Tuesday, April 7, 2009

breaking free

Currently listening to: Ane Brun
Current struggle: restlessness
Mood: READY!!!

no one in my life has described me more accurately and concisely than my mother; her description of me: drifter. for not knowing me very well, she's got me pegged.

fall break of my freshman year was my first long distance road trip by myself--a trek to umr to visit friends. and i believe that was the beginning of my drifting. my family had always traveled, vacations every summer...i'm no stranger to other parts of the united states. but this trip was different...i was barely 18 and was just beginning my journey here at jewell. and although the trip was only 3 1/2 hours, it was exhilarating. i was finally free.


and then there was sophomore year: outward bound = the single most incredible experience of my lifetime. it's really difficult to believe it's been over a year since i spent my christmas break in the everglades...i remember it like it was just yesterday; and very rarely does a day go by which i don't long to be back there. outward bound changed me.

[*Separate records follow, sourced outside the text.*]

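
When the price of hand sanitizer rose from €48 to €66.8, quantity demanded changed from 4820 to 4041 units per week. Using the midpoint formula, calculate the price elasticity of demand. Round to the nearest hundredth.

%ΔQ = (4041 − 4820)/[(4820 + 4041)/2] = -779/4430.5 ≈ -0.1758.
%ΔP = (66.8 − 48)/[(48 + 66.8)/2] = 18.8/57.4 ≈ 0.3275.
Arc elasticity E = %ΔQ/%ΔP ≈ -0.1758/0.3275 ≈ -0.54.
|E| < 1: demand is inelastic over this range.

-0.54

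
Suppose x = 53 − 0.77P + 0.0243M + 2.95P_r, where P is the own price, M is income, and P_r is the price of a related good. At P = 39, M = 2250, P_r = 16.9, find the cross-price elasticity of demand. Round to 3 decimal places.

0.391

At the given point, x = 53 − 0.77(39) + 0.0243(2250) + 2.95(16.9) = 53 − 30.03 + 54.675 + 49.855 = 127.5.
∂x/∂P_r = +2.95, so E_xy = 2.95·(16.9/127.5) ≈ 0.391.
E_xy > 0: the goods are substitutes.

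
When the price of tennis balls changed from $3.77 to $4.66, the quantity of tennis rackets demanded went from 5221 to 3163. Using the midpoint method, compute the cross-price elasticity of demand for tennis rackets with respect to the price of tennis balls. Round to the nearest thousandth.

%ΔQ_x = (3163 − 5221)/[(5221+3163)/2] = -2058/4192 ≈ -0.4909.
%ΔP_y = (4.66 − 3.77)/[(3.77+4.66)/2] ≈ 0.2112.
E_xy = -0.4909/0.2112 ≈ -2.325.
E_xy < 0, so tennis rackets and tennis balls are complements.

-2.325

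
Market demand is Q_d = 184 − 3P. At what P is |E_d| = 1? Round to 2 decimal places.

30.67

For linear demand Q_d = a − bP, E = −bP/(a − bP). |E| = 1 ⇒ bP = a − bP ⇒ P = a/(2b).
P = 184/(2·3) ≈ 30.67.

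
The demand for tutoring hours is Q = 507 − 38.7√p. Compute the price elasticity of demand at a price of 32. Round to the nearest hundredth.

-0.38

At p = 32, Q = 288.0797.
dQ/dp = −38.7/(2√p) = −38.7/(2·5.6569).
Point elasticity E = (dQ/dp)·(p/Q) = -3.4206 × 32/288.0797 ≈ -0.38.
|E| < 1, so demand is inelastic at this price.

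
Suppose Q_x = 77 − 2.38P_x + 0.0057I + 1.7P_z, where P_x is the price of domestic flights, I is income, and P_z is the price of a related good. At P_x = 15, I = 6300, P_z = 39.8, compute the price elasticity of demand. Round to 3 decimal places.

-0.246

Q_x = 77 − 2.38(15) + 0.0057(6300) + 1.7(39.8) = 77 − 35.7 + 35.91 + 67.66 = 144.87.
∂Q_x/∂P_x = −2.38, so E_p = (−2.38)·(15/144.87) ≈ -0.246.
|E_p| < 1: demand is inelastic.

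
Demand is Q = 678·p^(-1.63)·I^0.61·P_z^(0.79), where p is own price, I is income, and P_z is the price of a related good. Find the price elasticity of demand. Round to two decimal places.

-1.63

For a Cobb–Douglas (constant-elasticity) form Q = A·p^α·…, the elasticity with respect to p equals the exponent α at every point.
Here the exponent on p is -1.63, so the price elasticity of demand is -1.63.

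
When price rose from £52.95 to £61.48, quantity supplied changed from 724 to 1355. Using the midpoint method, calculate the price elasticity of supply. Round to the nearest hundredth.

%ΔQ = (1355 − 724)/[(724 + 1355)/2] = 631/1039.5 ≈ 0.6070.
%Δp = (61.48 − 52.95)/[(52.95 + 61.48)/2] = 8.53/57.215 ≈ 0.1491.
Arc elasticity E = %ΔQ/%Δp ≈ 0.6070/0.1491 ≈ 4.07.
|E| > 1: supply is elastic over this range.

4.07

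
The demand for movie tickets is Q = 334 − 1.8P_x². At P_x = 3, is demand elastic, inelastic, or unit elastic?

At P_x = 3, Q = 317.8.
dQ/dP_x = −2·1.8·P_x = −10.8.
Point elasticity E = (dQ/dP_x)·(P_x/Q) = -10.8 × 3/317.8 ≈ -0.102.
|E| ≈ 0.102 < 1, so demand is inelastic.

inelastic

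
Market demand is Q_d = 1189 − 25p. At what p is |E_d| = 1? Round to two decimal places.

For linear demand Q_d = a − bp, E = −bp/(a − bp). |E| = 1 ⇒ bp = a − bp ⇒ p = a/(2b).
p = 1189/(2·25) = 23.78.

23.78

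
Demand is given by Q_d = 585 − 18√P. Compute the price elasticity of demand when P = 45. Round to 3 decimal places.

-0.130

At P = 45, Q_d = 464.2523.
dQ_d/dP = −18/(2√P) = −18/(2·6.7082).
Point elasticity E = (dQ_d/dP)·(P/Q_d) = -1.3416 × 45/464.2523 ≈ -0.130.
|E| < 1, so demand is inelastic at this price.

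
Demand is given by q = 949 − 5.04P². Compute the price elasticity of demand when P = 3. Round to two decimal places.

-0.10

At P = 3, q = 903.64.
dq/dP = −2·5.04·P = −30.24.
Point elasticity E = (dq/dP)·(P/q) = -30.24 × 3/903.64 ≈ -0.10.
|E| < 1, so demand is inelastic at this price.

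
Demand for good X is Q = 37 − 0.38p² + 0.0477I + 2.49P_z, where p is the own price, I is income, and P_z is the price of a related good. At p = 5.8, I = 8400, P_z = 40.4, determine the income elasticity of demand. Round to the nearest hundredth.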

i'm losing my mind here; it's like a dog being tied up, itching to run. i have another whole year of school left--i can hardly stand being here now, what is it going to be like next year?? so often i fight the urge to get in my car and drive, no destination in mind...just somewhere different, somewhere new.

one day i might look back and regret not focusing on "being here now", but i'm convinced i was born to move. so much lies ahead of me--so much adventure, so many new people, so many new places--it's killing me to wait (i never have been very patient). jewell is not satisfying me any longer, i am ready for something bigger! this deep yearning to move, to run is more than likely affecting my relationships here...but instead of battening down the hatches and focusing on working through everything here my instinct is to look forward and run.

and so far, no one is chasing me.

one of these days i am going to pull hard enough to break this chain, and i'll be gone.